In his 1996 declaration of war against the United States, bin Laden wrote that among other crimes perpetrated against Muslims, “The horrifying pictures of the massacre of Qana, in Lebanon are still fresh in our memory…. All of this and the world watch and hear, and not only didn’t respond to these atrocities, but also with a clear conspiracy between the USA and its’ [sic] allies and under the cover of the iniquitous United Nations, the dispossessed people were even prevented from obtaining arms to defend themselves…. The youths hold you responsible for all of the killings and evictions of the Muslims and the violation of the sanctities, carried out by your Zionist brothers in Lebanon; you openly supplied them with arms and finance.”
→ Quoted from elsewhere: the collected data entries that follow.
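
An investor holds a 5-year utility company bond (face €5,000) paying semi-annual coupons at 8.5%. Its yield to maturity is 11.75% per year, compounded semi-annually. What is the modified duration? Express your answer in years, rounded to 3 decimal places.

Periodic yield y = 0.05875. First find Macaulay duration:
  t   CF        PV=CF/(1+0.05875)^t    t·PV
  1       212.50       200.7084       200.7084
  2       212.50       189.5711       379.1422
  3       212.50       179.0518       537.1554
  4       212.50       169.1162       676.4648
  5       212.50       159.7320       798.6598
  6       212.50       150.8684       905.2106
  7       212.50       142.4968       997.4773
  8       212.50       134.5896     1,076.7169
  9       212.50       127.1212     1,144.0912
  10    5,212.50     2,945.1799    29,451.7995
  Σ                  4,398.4354    36,167.4260
P = 4,398.4354; Macaulay duration = 36,167.4260 / 4,398.4354 = 8.22279 half-year periods = 4.11140 years.
Modified duration = D_Mac / (1 + y) = 4.11140 / 1.05875 = 3.88326 years.

3.883 years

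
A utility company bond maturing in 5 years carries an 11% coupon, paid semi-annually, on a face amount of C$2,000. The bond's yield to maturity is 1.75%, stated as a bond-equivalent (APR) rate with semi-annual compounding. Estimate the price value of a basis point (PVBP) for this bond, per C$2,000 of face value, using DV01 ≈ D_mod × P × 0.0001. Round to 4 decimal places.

C$1.1908

Periodic yield y = 0.00875.
  t   CF        PV=CF/(1+0.00875)^t    t·PV
  1       110.00       109.0458       109.0458
  2       110.00       108.1000       216.1999
  3       110.00       107.1623       321.4869
  4       110.00       106.2328       424.9311
  5       110.00       105.3113       526.5565
  6       110.00       104.3978       626.3869
  7       110.00       103.4923       724.4458
  8       110.00       102.5946       820.7564
  9       110.00       101.7046       915.3417
  10    2,110.00     1,933.9577    19,339.5773
  Σ                  2,881.9992    24,024.7284
P = 2,881.9992; D_Mac = 8.33613 half-year periods = 4.16807 yrs; D_mod = 4.13191 yrs.
DV01 ≈ 4.13191 × 2,881.9992 × 0.0001 = 1.190817.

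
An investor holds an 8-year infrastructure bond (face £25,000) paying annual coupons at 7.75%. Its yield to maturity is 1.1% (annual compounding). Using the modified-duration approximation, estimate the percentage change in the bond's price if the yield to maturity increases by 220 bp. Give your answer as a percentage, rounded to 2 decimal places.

Periodic yield y = 0.011. Modified duration first:
  t   CF        PV=CF/(1+0.011)^t    t·PV
  1     1,937.50     1,916.4194     1,916.4194
  2     1,937.50     1,895.5681     3,791.1363
  3     1,937.50     1,874.9438     5,624.8313
  4     1,937.50     1,854.5438     7,418.1751
  5     1,937.50     1,834.3658     9,171.8288
  6     1,937.50     1,814.4073    10,886.4436
  7     1,937.50     1,794.6659    12,562.6616
  8    26,937.50    24,680.1641   197,441.3127
  Σ                 37,665.0781   248,812.8087
P = 37,665.0781; D_Mac = 6.60593 yrs; D_mod = 6.60593/(1+0.011) = 6.53405 yrs.
ΔP/P ≈ -D_mod · Δy = -6.53405 × (+0.022) = -0.143749 = -14.3749%.

-14.37%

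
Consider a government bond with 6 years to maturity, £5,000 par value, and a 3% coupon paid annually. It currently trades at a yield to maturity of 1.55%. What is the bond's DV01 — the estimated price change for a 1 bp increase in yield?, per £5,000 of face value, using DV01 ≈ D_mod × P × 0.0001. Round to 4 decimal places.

£2.9840

Periodic yield y = 0.0155.
  t   CF        PV=CF/(1+0.0155)^t    t·PV
  1       150.00       147.7105       147.7105
  2       150.00       145.4559       290.9118
  3       150.00       143.2358       429.7073
  4       150.00       141.0495       564.1980
  5       150.00       138.8966       694.4830
  6     5,150.00     4,695.9954    28,175.9724
  Σ                  5,412.3437    30,302.9830
P = 5,412.3437; D_Mac = 5.59887 yrs; D_mod = 5.51341 yrs.
DV01 ≈ 5.51341 × 5,412.3437 × 0.0001 = 2.984046.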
Lebanon and Qana, as we see were not the jihadis’ only grievances against the United States, but Peres’s war was one more count in a long bill of indictment against the United States, whose government has underwritten the Israeli military to the tune of hundreds of billions of dollars. Peres would have had no way of knowing that five years later his war would produce such a dramatic act of revenge against the American people. But that should not lessen our condemnation of him. His mission in life — Zionism — required the degradation and destruction of the indigenous people who did not fit into his vision. It was inevitable that some kind of vengeful backlash would result. As usual, the victims were innocent bystanders. Perpetrators like Peres get to die of old age.